2人に気を取られていると、空中から『キイィイィィ』と何かを擦り合わせるような音と共にモスマンが一斉に飛びかかってきた。9匹を倒したからと言って、まだ10匹以上いる相手だ。油断は全くできない。
「更に、ここからは鱗粉を吸い込むことを覚悟しながら戦うしかない状況だしな」
人はいつまでも、息を止めて動くことはできない。できるだけ早く倒しきりたいけど、その前に絶対息継ぎが必要だ。その時に吸い込む鱗粉の量によっては、身体が動かなくなる可能性がある。それまでに、少しでも数を減らしたい。
「ふぅ~……よし!」
深く息を吸い込んで、襲い掛かって来るモスマンに向き直る。ここからは、最小限の動きで、できるだけ息を無駄にしない。俺に向かって飛び込んでくるモスマン。見れば羽は折りたたんで、速度が出そうな形をしている。くそっ、ちょっとカッコいいって思ってしまった。あれは、体当たりしてくるのか?
「キイキィィイィ!」
ぶつかる直前に、少し左足を下げて身体を横向きにする。そのすぐ傍を風の塊が通り過ぎていった。思ったよりも早い、だけど避けられないほどじゃない。そう思って、別のモスマンに向き直ろうとしたとき……。
ブシュッ!
「……えっ?」
突然、右腕が肩のあたりで切り裂かれた。結構深く入ったのか、血飛沫が飛ぶ。そして、思わず声を出してしまってから気付いた。
「しまった、鱗粉が……」
そう思った瞬間、身体がズンっと重くなるのを感じた。自分の思ったように身体が動かない。重いと言うよりも、脳からの指令に対してラグが発生している感じだ。これが、鱗粉の毒か。
「くそっ……いきなり、シナリオが狂った」
次々と襲い掛かって来るモスマン。普段の俺なら間違いなく避けれる、そんなタイミングでも毒に侵されたことで思うように身体が動かない今では避ける事も難しい。襲い掛かるモスマンたちを、何とか避けていくけど、その度に血飛沫が舞う。しばらく攻撃を受けていて気付いた。
「……あの触覚か」
モスマンたちは、頭についている触覚を鞭のようにしならせて俺を攻撃している。重い身体を動かして、何とか打点をずらすことで最初の攻撃程のダメージは受け無くなったけど、それでも小さく無いダメージが蓄積される。これでは、遠くない未来に動けなくなる。
更に、問題はそれだけじゃない。
「……まずい、目も霞んできた」
度々の裂傷に、荒い呼吸。傷からも口からも、モスマンの毒が体内に入る。最早モスマンたちは、止まる事無く俺の近くを飛び回っている。まるで、勝利の舞のように鱗粉を輝かせて踊っている。

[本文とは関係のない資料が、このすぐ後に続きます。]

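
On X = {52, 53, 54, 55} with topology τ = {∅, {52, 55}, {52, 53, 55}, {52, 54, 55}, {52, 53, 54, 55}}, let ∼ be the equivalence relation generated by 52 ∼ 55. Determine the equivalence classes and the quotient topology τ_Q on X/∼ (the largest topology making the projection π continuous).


X/∼ = {[52=55], [53], [54]}; |τ_Q| = 5.

Equivalence classes: [52=55], [53], [54].
Quotient map π: X → X/∼ sends 52 ↦ [52=55], 53 ↦ [53], 54 ↦ [54], 55 ↦ [52=55].
For each subset V ⊆ X/∼, compute π^{-1}(V) ⊆ X and check whether π^{-1}(V) ∈ τ. V is open in τ_Q iff π^{-1}(V) ∈ τ.
  V = {}: π^{-1}(V) = ∅ ∈ τ ✓.
  V = {[52=55]}: π^{-1}(V) = {52, 55} ∈ τ ✓.
  V = {[53]}: π^{-1}(V) = {53} ∉ τ ✗.
  V = {[52=55], [53]}: π^{-1}(V) = {52, 53, 55} ∈ τ ✓.
  V = {[54]}: π^{-1}(V) = {54} ∉ τ ✗.
  V = {[52=55], [54]}: π^{-1}(V) = {52, 54, 55} ∈ τ ✓.
  V = {[53], [54]}: π^{-1}(V) = {53, 54} ∉ τ ✗.
  V = {[52=55], [53], [54]}: π^{-1}(V) = {52, 53, 54, 55} ∈ τ ✓.
Open sets in the quotient: τ_Q = {{}, {[52=55]}, {[52=55], [53]}, {[52=55], [54]}, {[52=55], [53], [54]}} (5 elements).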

霞む目でアレクとキールを見る。2人とも、無事に建物内部に入ったみたいだ。後は俺だけか……。後になればなるほど動けなくなることが目に見えているので、ここで行動を起こすことにする。
「う、うわぁぁぁ!」
モスマンたちから逃げるように駆け出す。なりふり構わずに、叫びながらローザさん達がいるのとは逆方向に走る。勝利の舞を踊っていたモスマンたちは、俺の足掻きを見ながら追いかけてくる。よし、距離が開いた。俺は横目でローザさん達がいる方を見る。
ローザさんと目が合った。苦しそうな表情をしながらも頷くローザさん。そして、周りに何かを言いながら他の仲間たちを急き立てる。カメリアとポロンが最後まで抵抗していたけど、何とか一緒に逃げてくれた。
「……よし、これでみんなは大丈夫」
自分の身体なのか疑わしくなるほど、重い身体を引き摺ってモスマンたちから距離を取る。モスマンたちも、俺が最後の足掻きをしていると解っているので付かず離れずで付いてくる。そして、この逃避行の終着点。
「ここまで来ればいいだろう……」
崩れた建物を背に、モスマンたちに向き直る。正直、もう一歩も動きたくない。まさか、ここまで毒がきついとは思わなかった。完全に想定外だ。だけど……。
「……お前たちは、絶対に倒す!」
震えながらも、何とか両腕を上げてファイティングポーズを取る。もはや11R戦ってボロボロになったボクサーみたいだ。モスマンたちは、俺を半包囲する形で周りを囲む。
「さて、ファイナルラウンドだ。しっかり付き合ってくれよ……」
ここを凌いで、アレクとキールと合流する。それだけを考えて、俺は覚悟を決めた。